Durham is beginning a new project in Botswana, where she previously conducted anthropological field research on cultural identity and democratic liberalism, and on youth and youth groups, between 1988 and 2000. The work she will start this summer, “Elusive Adulthood in Botswana,” will reacquaint her with some of the youths she knew in the early 1990s.
Professor Deborah Durham
“The idea that adulthood is elusive — that people can’t grow up, can’t become adults — is suddenly heard around the world,” Durham says. “My larger [interest] is [curiosity] about what processes underlie the recurrence of this complaint in such widely different places as South Asia, East Asia, the U.S., parts of the Middle East, and Africa, while also noting the profound differences in ways in which people think about adulthood and recognize it in themselves or others.”

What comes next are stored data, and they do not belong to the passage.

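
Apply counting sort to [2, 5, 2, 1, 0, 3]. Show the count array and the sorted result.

Count array: [1, 1, 2, 1, 0, 1]
(count[i] = number of elements equal to i)
Cumulative count: [1, 2, 4, 5, 5, 6]
Sorted: [0, 1, 2, 2, 3, 5]


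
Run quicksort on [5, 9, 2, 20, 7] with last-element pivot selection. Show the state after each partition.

Partition 1: pivot=7 at index 2 -> [5, 2, 7, 20, 9]
Partition 2: pivot=2 at index 0 -> [2, 5, 7, 20, 9]
Partition 3: pivot=9 at index 3 -> [2, 5, 7, 9, 20]


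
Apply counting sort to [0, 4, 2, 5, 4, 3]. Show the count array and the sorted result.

Count array: [1, 0, 1, 1, 2, 1]
(count[i] = number of elements equal to i)
Cumulative count: [1, 1, 2, 3, 5, 6]
Sorted: [0, 2, 3, 4, 4, 5]


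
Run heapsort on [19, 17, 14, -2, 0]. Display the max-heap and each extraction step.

Build heap: [19, 17, 14, -2, 0]
Extract 19: [17, 0, 14, -2, 19]
Extract 17: [14, 0, -2, 17, 19]
Extract 14: [0, -2, 14, 17, 19]
Extract 0: [-2, 0, 14, 17, 19]


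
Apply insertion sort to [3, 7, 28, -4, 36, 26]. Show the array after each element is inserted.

First element 3 is already 'sorted'
Insert 7: shifted 0 elements -> [3, 7, 28, -4, 36, 26]
Insert 28: shifted 0 elements -> [3, 7, 28, -4, 36, 26]
Insert -4: shifted 3 elements -> [-4, 3, 7, 28, 36, 26]
Insert 36: shifted 0 elements -> [-4, 3, 7, 28, 36, 26]
Insert 26: shifted 2 elements -> [-4, 3, 7, 26, 28, 36]


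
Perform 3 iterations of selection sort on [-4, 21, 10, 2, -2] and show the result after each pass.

Pass 1: Select minimum -4 at index 0, swap -> [-4, 21, 10, 2, -2]
Pass 2: Select minimum -2 at index 4, swap -> [-4, -2, 10, 2, 21]
Pass 3: Select minimum 2 at index 3, swap -> [-4, -2, 2, 10, 21]


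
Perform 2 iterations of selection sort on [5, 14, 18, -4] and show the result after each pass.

Pass 1: Select minimum -4 at index 3, swap -> [-4, 14, 18, 5]
Pass 2: Select minimum 5 at index 3, swap -> [-4, 5, 18, 14]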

She notes that the languages spoken in Botswana, both the dominant Setswana and Otjiherero, which Durham spoke, lack words that directly correlate to “adult” or “adulthood.” This doesn’t mean there is no sense of being grown up, but they identified life stages in different ways and with different terms, with emphasis on kinds of “elderhood,” or seniority, she says.
“My work in the 1990s showed that people in Botswana could claim to be youths at certain times and for particular reasons specific to them for a considerable part of their lives. Similarly they could bid to be part of the circle of seniors — if often unsuccessfully — at quite young ages.”
Social change has put pressure on these traditional perceptions of life stages, however. English, the official language, is more commonly interspersed into Setswana, for example. In addition, ideas about adulthood are inscribed into the educational system, new urban lifestyles, including “neolocal nuclear families,” and in health discourse, especially related to AIDS, Durham says.
“During this project, I will talk to youth I knew in the early 1990s about their own lives, when they felt they became adults, whether they think others have grown up or not and why, what they think about their children’s age status; I will also meet with people in organizations based in schools, churches and business circles to discuss their ideas.”
Durham plans to combine the research with her previous writings on youth to write a book about Botswana. She also will work on an edited volume on the anthropology of adulthood that is under way.
According to the NEH website
, Summer Stipends support individual scholars pursuing advanced research that is of value to humanities scholars, general audiences or both. The awards are highly competitive. Although the ratio of awards to applications can vary widely from year to year, the NEH reports that the previous five competitions resulted in an average funding ratio of 8 percent.
In order to obtain a research permit in the country, Durham will be affiliated with the sociology department at the University of Botswana while she conducts her fieldwork.